Issues

A Big Society economy

Peter Cheney tracks David Cameron’s interest in social enterprise.

Nurses seem an unlikely example of social enterprise but when four of them walked up Downing Street in November, they showed how the sector fits into David Cameron’s thinking about the sector.

Central Surrey Health won the first Big Society Award (pictured above). The organisation, which provides nursing and therapy services to its local area, is co- owned and run by the staff it employs.

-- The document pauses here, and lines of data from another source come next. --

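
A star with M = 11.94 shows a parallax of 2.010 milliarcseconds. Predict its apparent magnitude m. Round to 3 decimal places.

m = 20.424

d = 1/p = 1/0.002010″ = 497.51 pc.
m − M = 5 log₁₀ d − 5 = 5 log₁₀(497.51) − 5 = 13.4840 − 5 = 8.4840.
m = M + (m − M) = 11.94 + 8.4840 = 20.424.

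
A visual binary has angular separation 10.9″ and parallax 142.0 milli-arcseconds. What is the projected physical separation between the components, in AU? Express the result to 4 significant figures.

d = 1/p = 1/0.1420″ = 7.0423 pc.
At distance d (pc), an angle of θ arcsec spans θ·d AU: s = 10.9 × 7.0423 = 76.761 AU.

76.76 AU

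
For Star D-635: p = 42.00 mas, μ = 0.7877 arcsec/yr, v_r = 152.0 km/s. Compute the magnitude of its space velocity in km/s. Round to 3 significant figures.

176 km/s

d = 1/p = 1/0.04200″ = 23.81 pc.
v_t = 4.740 μ d = 4.740 × 0.7877 × 23.81 = 88.899 km/s.
v = √(v_r² + v_t²) = √(152.0² + 88.899²) = √31007 = 176.09 km/s.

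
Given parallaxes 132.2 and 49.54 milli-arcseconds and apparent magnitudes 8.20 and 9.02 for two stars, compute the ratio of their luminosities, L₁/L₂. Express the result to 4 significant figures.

d₁ = 1/p₁ = 1/0.1322″ = 7.5643 pc; d₂ = 1/p₂ = 1/0.04954″ = 20.186 pc.
M₁ = m₁ − 5 log₁₀ d₁ + 5 = 8.20 − 4.3938 + 5 = 8.8062.
M₂ = 9.02 − 6.5253 + 5 = 7.4947.
L₁/L₂ = 10^(0.4(M₂ − M₁)) = 10^(0.4 × (-1.3115)) = 10^(-0.52460) = 0.29881.

L₁/L₂ = 0.2988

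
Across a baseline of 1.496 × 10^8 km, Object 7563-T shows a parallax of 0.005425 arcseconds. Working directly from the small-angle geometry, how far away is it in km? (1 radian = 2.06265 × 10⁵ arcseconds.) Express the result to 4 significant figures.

θ = 0.005425″ = 0.005425/206265 = 2.6301 × 10^-8 rad.
d = B/θ = (1.496 × 10^8) / (2.6301 × 10^-8) = 5.6880 × 10^15 km.

5.688 × 10^15 km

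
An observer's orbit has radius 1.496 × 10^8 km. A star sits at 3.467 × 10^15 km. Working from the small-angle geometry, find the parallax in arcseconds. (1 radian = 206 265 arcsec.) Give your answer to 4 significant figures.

θ ≈ B/d = (1.496 × 10^8) / (3.467 × 10^15) = 4.3150 × 10^-8 rad.
In arcseconds: 4.3150 × 10^-8 × 206265 = 0.0089003″.

0.008900 arcsec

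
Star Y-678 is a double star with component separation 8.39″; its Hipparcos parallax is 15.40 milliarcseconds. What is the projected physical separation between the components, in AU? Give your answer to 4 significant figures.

d = 1/p = 1/0.01540″ = 64.935 pc.
At distance d (pc), an angle of θ arcsec spans θ·d AU: s = 8.39 × 64.935 = 544.8 AU.

544.8 AU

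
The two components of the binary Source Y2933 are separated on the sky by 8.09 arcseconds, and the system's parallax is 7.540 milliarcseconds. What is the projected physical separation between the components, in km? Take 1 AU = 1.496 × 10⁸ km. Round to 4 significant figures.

d = 1/p = 1/0.007540″ = 132.63 pc.
At distance d (pc), an angle of θ arcsec spans θ·d AU: s = 8.09 × 132.63 = 1073 AU.
= 1073 × 1.496 × 10⁸ km = 1.6052 × 10^11 km.

1.605 × 10^11 km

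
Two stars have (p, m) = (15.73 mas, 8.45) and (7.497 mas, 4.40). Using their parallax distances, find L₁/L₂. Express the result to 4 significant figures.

L₁/L₂ = 0.005449

d₁ = 1/p₁ = 1/0.01573″ = 63.573 pc; d₂ = 1/p₂ = 1/0.007497″ = 133.39 pc.
M₁ = m₁ − 5 log₁₀ d₁ + 5 = 8.45 − 9.0164 + 5 = 4.4336.
M₂ = 4.40 − 10.6256 + 5 = -1.2256.
L₁/L₂ = 10^(0.4(M₂ − M₁)) = 10^(0.4 × (-5.6592)) = 10^(-2.26368) = 0.005449.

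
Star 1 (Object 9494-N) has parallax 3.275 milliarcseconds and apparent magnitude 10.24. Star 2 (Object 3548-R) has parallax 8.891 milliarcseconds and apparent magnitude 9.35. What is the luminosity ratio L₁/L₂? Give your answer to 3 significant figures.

L₁/L₂ = 3.25

d₁ = 1/p₁ = 1/0.003275″ = 305.34 pc; d₂ = 1/p₂ = 1/0.008891″ = 112.47 pc.
M₁ = m₁ − 5 log₁₀ d₁ + 5 = 10.24 − 12.4239 + 5 = 2.8161.
M₂ = 9.35 − 10.2552 + 5 = 4.0948.
L₁/L₂ = 10^(0.4(M₂ − M₁)) = 10^(0.4 × 1.2787) = 10^0.51148 = 3.247.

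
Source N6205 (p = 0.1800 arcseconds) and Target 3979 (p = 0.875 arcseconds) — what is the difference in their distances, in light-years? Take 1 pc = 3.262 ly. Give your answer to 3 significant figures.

d_A = 1/0.1800″ = 5.5556 pc; d_B = 1/0.8750″ = 1.1429 pc.
|d_B − d_A| = |1.1429 − 5.5556| = 4.4127 pc = 4.4127 × 3.262 ly = 14.394 ly.

14.4 ly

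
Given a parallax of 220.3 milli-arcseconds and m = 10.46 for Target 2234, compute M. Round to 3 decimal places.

d = 1/p = 1/0.2203″ = 4.5393 pc.
m − M = 5 log₁₀(4.5393) − 5 = 3.2849 − 5 = -1.7151.
M = m − (m − M) = 10.46 − (-1.7151) = 12.175.

M = 12.175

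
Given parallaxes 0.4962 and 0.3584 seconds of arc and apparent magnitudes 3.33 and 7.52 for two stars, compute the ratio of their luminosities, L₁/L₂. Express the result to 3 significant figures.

d₁ = 1/p₁ = 1/0.4962″ = 2.0153 pc; d₂ = 1/p₂ = 1/0.3584″ = 2.7902 pc.
M₁ = m₁ − 5 log₁₀ d₁ + 5 = 3.33 − 1.5217 + 5 = 6.8083.
M₂ = 7.52 − 2.2282 + 5 = 10.2918.
L₁/L₂ = 10^(0.4(M₂ − M₁)) = 10^(0.4 × 3.4835) = 10^1.39340 = 24.74.

L₁/L₂ = 24.7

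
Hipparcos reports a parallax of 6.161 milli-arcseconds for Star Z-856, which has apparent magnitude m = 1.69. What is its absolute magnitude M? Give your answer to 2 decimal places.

d = 1/p = 1/0.006161″ = 162.31 pc.
m − M = 5 log₁₀(162.31) − 5 = 11.0517 − 5 = 6.0517.
M = m − (m − M) = 1.69 − 6.0517 = -4.36.

M = -4.36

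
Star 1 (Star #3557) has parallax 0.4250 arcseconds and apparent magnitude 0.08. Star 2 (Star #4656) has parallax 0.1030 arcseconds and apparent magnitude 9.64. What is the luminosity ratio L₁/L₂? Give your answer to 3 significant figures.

L₁/L₂ = 392

d₁ = 1/p₁ = 1/0.4250″ = 2.3529 pc; d₂ = 1/p₂ = 1/0.1030″ = 9.7087 pc.
M₁ = m₁ − 5 log₁₀ d₁ + 5 = 0.08 − 1.8580 + 5 = 3.2220.
M₂ = 9.64 − 4.9358 + 5 = 9.7042.
L₁/L₂ = 10^(0.4(M₂ − M₁)) = 10^(0.4 × 6.4822) = 10^2.59288 = 391.63.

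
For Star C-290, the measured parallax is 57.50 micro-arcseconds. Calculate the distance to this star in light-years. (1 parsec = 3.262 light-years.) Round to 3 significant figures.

p = 57.50 micro-arcseconds = 0.00005750 arcsec.
d = 1/p = 1/0.00005750 = 17391 pc.
In light-years: 17391 × 3.262 = 56729 ly.

56700 light years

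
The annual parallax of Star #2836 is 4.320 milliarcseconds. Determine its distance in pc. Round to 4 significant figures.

p = 4.320 milliarcseconds = 0.004320 arcsec.
d = 1/p = 1/0.004320 = 231.48 pc.

231.5 pc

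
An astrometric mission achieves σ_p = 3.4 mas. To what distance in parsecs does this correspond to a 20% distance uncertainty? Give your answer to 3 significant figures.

58.8 pc

σ_d/d = σ_p/p, so the condition is σ_p/p ≤ 0.20, i.e. p ≥ σ_p/0.20.
p_min = 3.4/0.20 = 17 mas = 0.017 arcsec.
d_max = 1/p_min = 1/0.017 = 58.824 pc.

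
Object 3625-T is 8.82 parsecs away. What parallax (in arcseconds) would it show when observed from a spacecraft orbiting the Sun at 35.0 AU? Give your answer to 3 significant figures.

3.97 arcsec

p (arcsec) = B (AU) / d (pc).
p = 35.0 / 8.82 = 3.9683 arcsec.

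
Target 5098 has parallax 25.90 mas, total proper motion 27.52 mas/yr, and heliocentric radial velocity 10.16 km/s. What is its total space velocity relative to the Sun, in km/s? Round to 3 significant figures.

11.3 km/s

d = 1/p = 1/0.02590″ = 38.61 pc.
μ = 27.52 mas/yr = 0.02752 ″/yr.
v_t = 4.740 μ d = 4.740 × 0.02752 × 38.61 = 5.0365 km/s.
v = √(v_r² + v_t²) = √(10.16² + 5.0365²) = √128.592 = 11.34 km/s.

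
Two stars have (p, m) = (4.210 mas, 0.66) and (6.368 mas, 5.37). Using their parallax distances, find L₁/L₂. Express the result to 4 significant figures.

L₁/L₂ = 175.2

d₁ = 1/p₁ = 1/0.004210″ = 237.53 pc; d₂ = 1/p₂ = 1/0.006368″ = 157.04 pc.
M₁ = m₁ − 5 log₁₀ d₁ + 5 = 0.66 − 11.8786 + 5 = -6.2186.
M₂ = 5.37 − 10.9801 + 5 = -0.6101.
L₁/L₂ = 10^(0.4(M₂ − M₁)) = 10^(0.4 × 5.6085) = 10^2.24340 = 175.15.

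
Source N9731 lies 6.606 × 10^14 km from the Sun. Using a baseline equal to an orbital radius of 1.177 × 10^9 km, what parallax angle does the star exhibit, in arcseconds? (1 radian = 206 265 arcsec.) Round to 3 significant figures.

θ ≈ B/d = (1.177 × 10^9) / (6.606 × 10^14) = 1.7817 × 10^-6 rad.
In arcseconds: 1.7817 × 10^-6 × 206265 = 0.3675″.

0.368 arcsec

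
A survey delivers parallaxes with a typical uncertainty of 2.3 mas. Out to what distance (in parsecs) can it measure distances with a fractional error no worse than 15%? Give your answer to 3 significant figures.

65.2 pc

σ_d/d = σ_p/p, so the condition is σ_p/p ≤ 0.15, i.e. p ≥ σ_p/0.15.
p_min = 2.3/0.15 = 15.333 mas = 0.015333 arcsec.
d_max = 1/p_min = 1/0.015333 = 65.219 pc.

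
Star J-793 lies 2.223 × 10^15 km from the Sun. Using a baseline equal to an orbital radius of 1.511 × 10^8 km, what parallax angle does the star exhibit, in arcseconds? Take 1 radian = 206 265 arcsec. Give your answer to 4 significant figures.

θ ≈ B/d = (1.511 × 10^8) / (2.223 × 10^15) = 6.7971 × 10^-8 rad.
In arcseconds: 6.7971 × 10^-8 × 206265 = 0.01402″.

0.01402 arcsec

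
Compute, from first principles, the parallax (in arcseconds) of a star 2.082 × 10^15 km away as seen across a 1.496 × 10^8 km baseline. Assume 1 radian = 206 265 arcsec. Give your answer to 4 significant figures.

θ ≈ B/d = (1.496 × 10^8) / (2.082 × 10^15) = 7.1854 × 10^-8 rad.
In arcseconds: 7.1854 × 10^-8 × 206265 = 0.014821″.

0.01482 arcsec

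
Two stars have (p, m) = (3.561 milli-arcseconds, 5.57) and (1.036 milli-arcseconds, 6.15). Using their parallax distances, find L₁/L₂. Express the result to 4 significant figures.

d₁ = 1/p₁ = 1/0.003561″ = 280.82 pc; d₂ = 1/p₂ = 1/0.001036″ = 965.25 pc.
M₁ = m₁ − 5 log₁₀ d₁ + 5 = 5.57 − 12.2421 + 5 = -1.6721.
M₂ = 6.15 − 14.9232 + 5 = -3.7732.
L₁/L₂ = 10^(0.4(M₂ − M₁)) = 10^(0.4 × (-2.1011)) = 10^(-0.84044) = 0.1444.

L₁/L₂ = 0.1444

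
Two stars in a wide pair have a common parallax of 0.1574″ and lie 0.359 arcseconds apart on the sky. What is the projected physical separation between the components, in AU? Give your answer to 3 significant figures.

2.28 AU

d = 1/p = 1/0.1574″ = 6.3532 pc.
At distance d (pc), an angle of θ arcsec spans θ·d AU: s = 0.359 × 6.3532 = 2.2808 AU.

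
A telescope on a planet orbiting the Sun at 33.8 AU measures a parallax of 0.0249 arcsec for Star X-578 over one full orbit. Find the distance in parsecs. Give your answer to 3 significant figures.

1360 pc

With baseline B (in AU) and parallax p (in arcsec), d = B/p parsecs.
d = 33.8 / 0.0249 = 1357.4 pc.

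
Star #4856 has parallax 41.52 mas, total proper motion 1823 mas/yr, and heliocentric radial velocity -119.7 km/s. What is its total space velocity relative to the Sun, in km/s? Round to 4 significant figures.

d = 1/p = 1/0.04152″ = 24.085 pc.
μ = 1823 mas/yr = 1.823 ″/yr.
v_t = 4.740 μ d = 4.740 × 1.823 × 24.085 = 208.12 km/s.
v = √(v_r² + v_t²) = √((-119.7)² + 208.12²) = √57642 = 240.09 km/s.

240.1 km/s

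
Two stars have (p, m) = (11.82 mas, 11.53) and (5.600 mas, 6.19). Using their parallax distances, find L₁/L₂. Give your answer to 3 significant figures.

L₁/L₂ = 0.00164

d₁ = 1/p₁ = 1/0.01182″ = 84.602 pc; d₂ = 1/p₂ = 1/0.005600″ = 178.57 pc.
M₁ = m₁ − 5 log₁₀ d₁ + 5 = 11.53 − 9.6369 + 5 = 6.8931.
M₂ = 6.19 − 11.2590 + 5 = -0.0690.
L₁/L₂ = 10^(0.4(M₂ − M₁)) = 10^(0.4 × (-6.9621)) = 10^(-2.78484) = 0.0016412.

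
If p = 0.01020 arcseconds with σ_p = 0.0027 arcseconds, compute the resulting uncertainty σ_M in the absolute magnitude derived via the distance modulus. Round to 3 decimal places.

σ_M = 0.575 mag

M = m − 5 log₁₀ d + 5 = m + 5 log₁₀ p + 5, so ∂M/∂p = 5/(p ln 10).
σ_M = (5/ln 10) · (σ_p/p) = 2.1715 × 0.0027/0.01020 = 2.1715 × 0.26471 = 0.57482.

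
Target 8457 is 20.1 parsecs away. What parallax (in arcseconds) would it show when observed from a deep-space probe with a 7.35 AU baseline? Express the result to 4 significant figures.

p (arcsec) = B (AU) / d (pc).
p = 7.35 / 20.1 = 0.36567 arcsec.

0.3657 arcsec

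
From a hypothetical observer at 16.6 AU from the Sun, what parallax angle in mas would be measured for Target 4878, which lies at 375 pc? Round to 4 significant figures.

44.27 mas

p (arcsec) = B (AU) / d (pc).
p = 16.6 / 375 = 0.044267 arcsec = 44.267 mas.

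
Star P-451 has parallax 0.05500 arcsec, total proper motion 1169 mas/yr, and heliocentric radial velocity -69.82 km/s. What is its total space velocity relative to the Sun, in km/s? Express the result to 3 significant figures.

123 km/s

d = 1/p = 1/0.05500″ = 18.182 pc.
μ = 1169 mas/yr = 1.169 ″/yr.
v_t = 4.740 μ d = 4.740 × 1.169 × 18.182 = 100.75 km/s.
v = √(v_r² + v_t²) = √((-69.82)² + 100.75²) = √15025.4 = 122.58 km/s.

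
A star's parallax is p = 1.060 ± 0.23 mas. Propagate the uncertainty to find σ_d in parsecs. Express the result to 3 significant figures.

205 pc

d = 1/p, so σ_d = σ_p / p².
σ_d = 0.000230 / (0.001060)² = 0.000230 / 0.0000011236 = 204.7 pc.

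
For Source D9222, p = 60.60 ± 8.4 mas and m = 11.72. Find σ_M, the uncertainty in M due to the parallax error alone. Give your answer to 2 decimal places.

M = m − 5 log₁₀ d + 5 = m + 5 log₁₀ p + 5, so ∂M/∂p = 5/(p ln 10).
σ_M = (5/ln 10) · (σ_p/p) = 2.1715 × 8.4/60.60 = 2.1715 × 0.13861 = 0.30099.

σ_M = 0.30 mag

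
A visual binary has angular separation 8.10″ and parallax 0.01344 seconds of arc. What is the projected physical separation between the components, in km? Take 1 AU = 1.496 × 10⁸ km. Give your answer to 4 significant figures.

d = 1/p = 1/0.01344″ = 74.405 pc.
At distance d (pc), an angle of θ arcsec spans θ·d AU: s = 8.10 × 74.405 = 602.68 AU.
= 602.68 × 1.496 × 10⁸ km = 9.0161 × 10^10 km.

9.016 × 10^10 km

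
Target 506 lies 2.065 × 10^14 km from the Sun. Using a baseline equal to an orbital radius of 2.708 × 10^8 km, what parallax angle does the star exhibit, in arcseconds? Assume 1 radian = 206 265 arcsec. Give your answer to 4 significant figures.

θ ≈ B/d = (2.708 × 10^8) / (2.065 × 10^14) = 1.3114 × 10^-6 rad.
In arcseconds: 1.3114 × 10^-6 × 206265 = 0.2705″.

0.2705 arcsec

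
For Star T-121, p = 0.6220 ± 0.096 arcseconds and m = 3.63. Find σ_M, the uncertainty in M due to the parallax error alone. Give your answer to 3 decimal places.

σ_M = 0.335 mag

M = m − 5 log₁₀ d + 5 = m + 5 log₁₀ p + 5, so ∂M/∂p = 5/(p ln 10).
σ_M = (5/ln 10) · (σ_p/p) = 2.1715 × 0.096/0.6220 = 2.1715 × 0.15434 = 0.33515.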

“There are some amazing projects and remarkable voluntary work going on in towns and cities up and down the country, by all kinds of organisations from large enterprises to tiny grassroots schemes and inspirational individuals,” he said.

The Prime Minister’s interest in social enterprise goes back well before the recession started. A day after winning the Tory leadership, he launched the party’s social justice policy group at the Eastside Young Leaders’ Academy, a social enterprise in inner city east London.

As agendaNi reported last month (issue 42, pages 108-110), the Big Society is hotly contested. Even at an early stage, there were fears that these words were a cover-up for spending cuts.

Cameron rejected that, saying in November 2006 that he knew “full well” how important funding was but money had to go where it would make the most difference.

The state’s attitude was crucial. Government needed to be more trusting and open to risk: “That way we will avoid the voluntary and social enterprise sectors becoming indistinguishable branches of the state.”

In the following month, he predicted a “revolution” in the UK’s social economy similar to the 1980s revolution in the commercial economy. Social entrepreneurs had the same potential to “transform the most important thing of all, the communities we live in.” The Big Issue was one example.

References in his speeches became more prominent after the financial crisis hit.

“I want social enterprise to be at the heart of our efforts to rebuild our economy and build the better tomorrow I know we can achieve,” he said in February 2009. They would be invited to help run public services, and be paid by the results they achieved. The Coalition’s clearest example has perhaps been using training providers in English and Welsh prisons, to cut re-offending.

David Lidington explored the same themes as Shadow Northern Ireland Secretary. People on the ground, he said in September 2006, understood their communities better than officials in Stormont or Whitehall.

Social enterprise, he said in September 2006, offered government three benefits: outreach to people whom the state could not reach; nurturing personal independence; and commercial discipline. ‘Social enterprise zones’ in the most deprived areas could exempt those companies from some regulations and taxes.

Lidington concluded that a culture in government that “relies on trust rather than on compliance” would deliver better services and also enable “people on the margins of our society to share those dreams of prosperity and happiness which many of us too easily take for granted.”

There is no shortage of sceptics, especially as the cuts approach, but the DUP has also called for voluntary groups to help provide services. It is becoming clearer that the state will have to do more for less and a greater role for social enterprise is one option which Stormont ministers will consider.

Big Society Awards

Nominations can be sent in at any time but the work should be based within the UK. Successful applicants will receive a plaque and be invited to a 10 Downing Street reception. A panel will judge applications every three months.